Of course, I'm being facetious, but that's what it seems like they would have to argue. Looks like you have no choice.

Dog
Yeah, good call. I will. Appreciate the info and comments nmC-mond
Dec 14, 2001 3:13 PM
re: State Farm Sucks- claim deniedguido
Dec 14, 2001 11:40 AM
A guy hit you, not an insurance company. The guy is responsible for paying your medical bills and paying for bike repairs or replacement. Is there a police report? Assuming it was his fault, sue the guy in small claims court. The guy is legally responsible for his own actions. He's the one who should submit the claim and deal with State Farm, not you.
re: State Farm Sucks- claim deniedSteve R
Dec 14, 2001 12:32 PM
Sorry to hear about your problem. I have had State Farm Insurance for over 30 years and have always found them to be fair and have never had a problem collecting a claim. I may be about to get the boot due to a series of accidents involving my teenage grandchildren, but I would still recommend them as an insurance carrier.
re: State Farm Sucks- claim deniedIndiana Rider
Dec 14, 2001 2:08 PM
State farm is the insurance company that replaced my bike this summer.....they were great..sorry to hear you have problems
um, the issue is....filtersweep
Dec 14, 2001 2:26 PM
this is NOT a State Farm issue-

the issue is that you have medical bills, and the sky is the limit with medical issues (unlike property damage that has a fixed price... ie. fixing your car cannot exceed the value of the car, but fixing YOU can run $100,000+ if you are going to a chiroprator every five minutes, loss of income, etc....). It is rather standard practice for insurance companies to cause grief whenever a personal injury occurs.

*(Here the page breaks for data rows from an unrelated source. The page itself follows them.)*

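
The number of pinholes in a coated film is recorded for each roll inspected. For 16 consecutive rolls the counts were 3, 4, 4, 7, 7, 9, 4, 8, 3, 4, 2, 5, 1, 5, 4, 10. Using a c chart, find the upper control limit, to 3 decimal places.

c̄ = (3 + 4 + 4 + 7 + 7 + 9 + 4 + 8 + 3 + 4 + 2 + 5 + 1 + 5 + 4 + 10) / 16 = 80 / 16 = 5.0000
UCL = c̄ + 3√c̄ = 5.0000 + 3 × √5.0000 = 5.0000 + 3 × 2.2361 = 11.7082

11.708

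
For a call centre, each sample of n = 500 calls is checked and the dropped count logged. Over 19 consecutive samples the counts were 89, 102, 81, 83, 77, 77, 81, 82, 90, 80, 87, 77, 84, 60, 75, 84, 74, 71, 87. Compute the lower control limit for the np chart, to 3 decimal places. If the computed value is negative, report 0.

p̄ = Σdᵢ / (k·n) = 1541 / (19 × 500) = 0.16221
LCL = np̄ − 3·√(np̄(1−p̄)) = 81.1053 − 3 × 8.2431 = 56.3759

56.376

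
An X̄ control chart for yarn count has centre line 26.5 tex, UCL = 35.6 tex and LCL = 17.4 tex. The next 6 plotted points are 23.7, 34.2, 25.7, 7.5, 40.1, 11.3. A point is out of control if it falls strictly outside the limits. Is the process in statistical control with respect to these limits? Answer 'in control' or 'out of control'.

Compare each point to [17.4, 35.6]: sample 4 = 7.5 < LCL; sample 5 = 40.1 > UCL; sample 6 = 11.3 < LCL.

out of control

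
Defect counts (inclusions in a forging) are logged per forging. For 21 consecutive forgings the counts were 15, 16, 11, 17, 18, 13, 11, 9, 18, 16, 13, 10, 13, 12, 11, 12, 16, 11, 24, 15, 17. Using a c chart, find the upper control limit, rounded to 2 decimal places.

25.49

c̄ = (15 + 16 + 11 + 17 + 18 + 13 + 11 + 9 + 18 + 16 + 13 + 10 + 13 + 12 + 11 + 12 + 16 + 11 + 24 + 15 + 17) / 21 = 298 / 21 = 14.1905
UCL = c̄ + 3√c̄ = 14.1905 + 3 × √14.1905 = 14.1905 + 3 × 3.7670 = 25.4916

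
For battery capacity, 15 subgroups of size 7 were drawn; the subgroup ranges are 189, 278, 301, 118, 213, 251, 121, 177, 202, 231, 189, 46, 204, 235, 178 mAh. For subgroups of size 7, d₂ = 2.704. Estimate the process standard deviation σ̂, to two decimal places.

R̄ = (189 + 278 + 301 + 118 + 213 + 251 + 121 + 177 + 202 + 231 + 189 + 46 + 204 + 235 + 178) / 15 = 195.5333
σ̂ = R̄ / d₂ = 195.5333 / 2.704 = 72.3126

72.31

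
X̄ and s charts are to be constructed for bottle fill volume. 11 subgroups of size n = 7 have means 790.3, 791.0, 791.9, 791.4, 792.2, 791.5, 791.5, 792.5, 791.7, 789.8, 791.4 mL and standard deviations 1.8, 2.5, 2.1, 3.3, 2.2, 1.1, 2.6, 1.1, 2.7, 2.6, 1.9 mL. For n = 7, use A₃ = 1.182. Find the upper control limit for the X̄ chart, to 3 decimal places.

793.950

X̄̄ = (790.3 + 791.0 + 791.9 + 791.4 + 792.2 + 791.5 + 791.5 + 792.5 + 791.7 + 789.8 + 791.4) / 11 = 791.3818
s̄ = (1.8 + 2.5 + 2.1 + 3.3 + 2.2 + 1.1 + 2.6 + 1.1 + 2.7 + 2.6 + 1.9) / 11 = 2.1727
UCL = X̄̄ + A₃·s̄ = 791.3818 + 1.182 × 2.1727 = 793.9500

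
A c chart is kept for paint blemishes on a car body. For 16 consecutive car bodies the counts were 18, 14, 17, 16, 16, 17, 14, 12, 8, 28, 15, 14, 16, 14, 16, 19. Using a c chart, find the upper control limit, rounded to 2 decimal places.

c̄ = (18 + 14 + 17 + 16 + 16 + 17 + 14 + 12 + 8 + 28 + 15 + 14 + 16 + 14 + 16 + 19) / 16 = 254 / 16 = 15.8750
UCL = c̄ + 3√c̄ = 15.8750 + 3 × √15.8750 = 15.8750 + 3 × 3.9843 = 27.8280

27.83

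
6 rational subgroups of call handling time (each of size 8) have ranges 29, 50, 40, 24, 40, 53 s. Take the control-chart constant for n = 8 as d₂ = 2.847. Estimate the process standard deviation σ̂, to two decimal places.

13.82

R̄ = (29 + 50 + 40 + 24 + 40 + 53) / 6 = 39.3333
σ̂ = R̄ / d₂ = 39.3333 / 2.847 = 13.8157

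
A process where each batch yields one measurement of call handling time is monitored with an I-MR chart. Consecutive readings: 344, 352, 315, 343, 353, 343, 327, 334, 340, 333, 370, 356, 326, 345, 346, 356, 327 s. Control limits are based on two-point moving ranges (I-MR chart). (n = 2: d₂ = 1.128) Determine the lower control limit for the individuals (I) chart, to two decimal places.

X̄ = (344 + 352 + 315 + 343 + 353 + 343 + 327 + 334 + 340 + 333 + 370 + 356 + 326 + 345 + 346 + 356 + 327) / 17 = 341.7647
Moving ranges: 8, 37, 28, 10, 10, 16, 7, 6, 7, 37, 14, 30, 19, 1, 10, 29; M̄R̄ = 269.0000 / 16 = 16.8125
LCL = X̄ − 3·M̄R̄/d₂ = 341.7647 − 3 × 16.8125 / 1.128 = 297.0506

297.05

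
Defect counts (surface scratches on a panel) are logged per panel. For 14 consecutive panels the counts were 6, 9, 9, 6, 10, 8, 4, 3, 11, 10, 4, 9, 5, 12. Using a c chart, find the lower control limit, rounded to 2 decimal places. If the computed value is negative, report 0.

0.00

c̄ = (6 + 9 + 9 + 6 + 10 + 8 + 4 + 3 + 11 + 10 + 4 + 9 + 5 + 12) / 14 = 106 / 14 = 7.5714
LCL = c̄ − 3√c̄ = 7.5714 − 3 × 2.7516 = -0.6834 → 0 (cannot be negative)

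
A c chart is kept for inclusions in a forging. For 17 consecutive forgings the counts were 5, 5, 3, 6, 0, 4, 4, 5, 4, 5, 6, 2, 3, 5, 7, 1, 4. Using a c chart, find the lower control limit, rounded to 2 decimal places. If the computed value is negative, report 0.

c̄ = (5 + 5 + 3 + 6 + 0 + 4 + 4 + 5 + 4 + 5 + 6 + 2 + 3 + 5 + 7 + 1 + 4) / 17 = 69 / 17 = 4.0588
LCL = c̄ − 3√c̄ = 4.0588 − 3 × 2.0147 = -1.9851 → 0 (cannot be negative)

0.00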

I like SF- I pocketed $1500 a few years ago from hail damage that was all but invisible, and they have treated me very well over the past 14 yrs... but I've never been involved in an injury accident.

Everyone I know that has been injured in an accident hates insurance cos- no matter what the company!
Insurance bad faithLuis
Dec 14, 2001 2:45 PM
There is a growing area of law practice in the area of insurance bad faith, with huge verdicts being awarded by juries outraged by the cruelty of insurance companies to injured policyholders.

State Farm and Allstate top the list of defendants.

I can't vouch for their information, but these two sites give you a taste of what's going on.

http://www.badfaithinsurance.org/
http://home.sprintmail.com/~k9crew/StateFarmBadFaithJournal.html
3rd party?Dog
Dec 14, 2001 3:11 PM
Most states don't allow 3rd party bad faith suits. A 3rd party claim or suit is when the injured party tries to sue the opponent's insurer. A 1st party claim is against your own insurer, like when your car gets stolen.

Bad faith is based upon a contractual and/or fiduciary relationship between an insurance company and the insured. You have no contract with someone else's insurance company, and they owe you no duties. Some states have changed this by statute, however.

Dog
I agree.Luis
Dec 15, 2001 11:54 PM
Good point. My post was mostly to point out the dark side of the insurance industry in general and State Farm in particular, rather than to suggest a way for the original poster to solve his problem.